Stepping back, she surveyed the curse of her heritage. She would never be a little girl. She wasn’t large, but at five and a half feet, she was sturdy. Scanning down, she had a long neck and pronounced collar bones. She pinched a bit of flabby skin on her upper arm thinking that she really needed to get into the gym and on a regular workout schedule . . . the only way to resolve that problem. It was her opinion she could stand to lose a few, maybe ten, pounds anyway. She thought she had seen a mailer with a special offer from a local place earlier in the week.

She let the towel slide to the floor and continued the critical inspection. She had no complaints with her breasts. They were small, but had not begun to sag as had those of many of her peers; consequently, they held their youthful form, might even be said to be perky. In the past several years, she had started to thicken a bit through the middle. Still she had a waist, her stomach was flat and there where no “love handles” to speak of. Turning to get a glimpse of her backside, she could not understand how an ass that wide could fit into her size 6 jeans. She would have believed the pants mismarked, but she’d had many pairs through the years and it was unlikely they had all been sized wrong. She considered that perhaps by some cruel trick of her mind, she would only ever see that aspect of her physique as larger than life simply as a torment or maybe a reminder.

Her long legs evidenced her passion . . . running. Long ago she had given up any hope of having slender limbs like those found on the fashion runways and in magazine layouts. Once again her ancestry dictated the strong, sculpted calves and thighs that had only become more defined by the infinite hours spent placing one foot in front of the other. Besides, she treasured her time on the track. She was physically exhilarated by the exertion and mentally soothed by the steady, easy rhythm of her feet hitting the ground over and over, mile after mile.
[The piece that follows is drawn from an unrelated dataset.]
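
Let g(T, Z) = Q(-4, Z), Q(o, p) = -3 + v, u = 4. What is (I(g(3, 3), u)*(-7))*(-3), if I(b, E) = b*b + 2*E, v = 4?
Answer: 189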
It was the only time she felt truly at peace with herself and the world. Personally, she liked the way her legs looked. She felt they gave her body balance, helped minimize what had been laughingly referred to by a past lover as the ‘junk in the trunk.’

She grimaced as she recalled a time long past sitting on the low stonewall lining a boardwalk with an attractive, young man. “What was his name?” She mused aloud. Although the name eluded her, she would never forget how enamored she had been with the self-proclaimed, new age guru. He had been a small man only a couple of inches taller and probably weighing no more than she. It had been a divine day on the sun-drenched beach, the azure sky clear, a light breeze cooling the sweat from her skin as it formed. They sat as he talked and she listened to his pontifications, their shoulders and tights touching. When without warning of a change in subject, he was saying, “You’ve lost some weight haven’t you? It looks good. Maybe if you lost a few more pounds, your thighs might slim down a bit.”

Never one to be ‘shocked into silence,’ her sharp retort in hindsight was probably harsher than needed or even meant. Before thinking the words tumbled out of her mouth, “Maybe if you started visiting a gym and worked on your scrawny-ass, little legs, you might not be so intimidated by beautiful, shapely legs on a woman.” Needless to say, that relationship went no further. She snorted, “story of my life.”

She sighed heavily as she let go of the negative energy that had hitched a ride on that particular stroll down memory lane. Pulling her attention back to the physical inventory at hand, she determined the best word to describe her figure was athletic. She could live with that, but she was going to have to do something about the pasty, pale color of her skin, the result of a significant lack of sunshine to bask in. This dank, dreary place she had called home for the last several years had robbed her flesh of the warm, golden glow so presumed in her youth. She decided to do an Internet search later at work on tanning salons and the options. She’d been curious for some time now about the whole ‘spray-on’ tan thing. A giggle erupted.

The pretty, middle-aged woman in the bathroom mirror cracked a subtle, Mona Lisa smile and responded, “What will they think of next?”